Posted to java-user@lucene.apache.org by jake dsouza <ja...@gmail.com> on 2012/04/16 19:00:33 UTC

Possible Unhandled Exception in org.apache.lucene.benchmark.byTask.feeds.DemoHTMLParser

Hi All ,

I am trying to index the Trec GOV2 data set and I am getting a few
Exceptions from this class . Please see the Stack Trace Below

java.lang.NullPointerException
Apr 16, 2012 5:32:55 AM
at
org.apache.lucene.benchmark.byTask.feeds.DemoHTMLParser.parse(DemoHTMLParser.java:55)
Apr 16, 2012 5:32:55 AM
at
org.apache.lucene.benchmark.byTask.feeds.TrecGov2Parser.parse(TrecGov2Parser.java:56)
Apr 16, 2012 5:32:55 AM
at
org.apache.lucene.benchmark.byTask.feeds.TrecParserByPath.parse(TrecParserByPath.java:30)
Apr 16, 2012 5:32:55 AM
at
org.apache.lucene.benchmark.byTask.feeds.TrecContentSource.getNextDocData(TrecContentSource.java:292)
Apr 16, 2012 5:32:55 AM
at com.Gov2Reader.indexDocs(Gov2Reader.java:117)

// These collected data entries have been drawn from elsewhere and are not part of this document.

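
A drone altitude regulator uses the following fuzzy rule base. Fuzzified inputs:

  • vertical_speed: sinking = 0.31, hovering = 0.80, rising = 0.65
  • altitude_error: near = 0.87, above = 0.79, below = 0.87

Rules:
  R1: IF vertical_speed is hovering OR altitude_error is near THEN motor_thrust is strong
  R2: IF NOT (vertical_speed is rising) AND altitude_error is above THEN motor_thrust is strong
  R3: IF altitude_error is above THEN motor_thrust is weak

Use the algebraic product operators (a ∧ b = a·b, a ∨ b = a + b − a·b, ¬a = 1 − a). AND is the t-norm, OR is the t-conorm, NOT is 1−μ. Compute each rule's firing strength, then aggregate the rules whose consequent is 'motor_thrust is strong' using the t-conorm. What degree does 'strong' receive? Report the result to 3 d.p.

R1: hovering=0.80, near=0.87; OR[a + b − a·b] → w = 0.9740
R2: ¬rising=1−0.65=0.35, above=0.79; AND[a·b] → w = 0.2765
R3: above=0.79 → w = 0.7900
Rules with consequent 'strong': {R1, R2} → strengths 0.9740, 0.2765
Aggregate via t-conorm [a + b − a·b]: 0.9812

0.981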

>From what I noticed , in line 56 of DemoHTMLParser we have   date =
dateFormat.parse(props.getProperty("date").trim()); but in this case ,
dateFormat = null , due to which the exception was thrown . The parse
method in TrecGov2Parser passes null to the DemoHTMLParser.parse method .

Due to this exception , some documents are missed from being indexed .

Regards
Jake